Автоном Львович поднялся на вал. Ночь над Москвой в двух местах алела сполохами, пока ещё не обширными. Зажгли. Сейчас и набат ударит. За Преображенской ротой послан скороход. Сейчас подойдёт, и можно выступать в сторону дворца. Наследник, поди, уже весь лоб себе расшиб, молясь да отбивая земные поклоны. От Яузы бешеным скоком несся верховой.
— Где гехаймрат? — закричал он часовым. Юла.
Зеркалов сверху махнул шпигу, чтоб ступал в кабинет, и тоже спустился.
Пять минут спустя, дослушав сбивчивый, со слезой рассказ, Автоном Львович стоял с зажмуренными глазами и стискивал зубы, чтоб не завыть. Фортуна, стерва, махнула подолом и не далась!

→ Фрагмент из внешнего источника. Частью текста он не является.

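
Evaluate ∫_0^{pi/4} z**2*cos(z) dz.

sqrt(2)*(-32 + pi**2 + 8*pi)/32

Integrate by parts twice (u = z^2, dv = cos(z) dz).
An antiderivative is F(z) = z**2*sin(z) + 2*z*cos(z) - 2*sin(z).
Then F(pi/4) - F(0) = (sqrt(2)*(-32 + pi**2 + 8*pi)/32) - (0) = sqrt(2)*(-32 + pi**2 + 8*pi)/32.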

Карточный домик зеркаловской судьбы рухнул бесповоротно. Суждено было Автоному сгинуть под сими руинами. Погубил он, безумный честолюбец, и себя, и ни в чём не повинного сына.
Думай, голова, думай. Когда предаёт удача, кроме как на себя надеяться не на кого. Он открыл глаза, улыбнулся трясущемуся шпигу.
— Успокойся. Что ты, будто баба. Выпей воды. Держись за меня крепче и не трусь, выплывем.
Всхлипнув, Юла налил себе из кувшина, стал пить. Тогда Автоном выдернул из ножен шпагу и воткнул её сообщнику между рёбрами — глубоко, по самую чашку.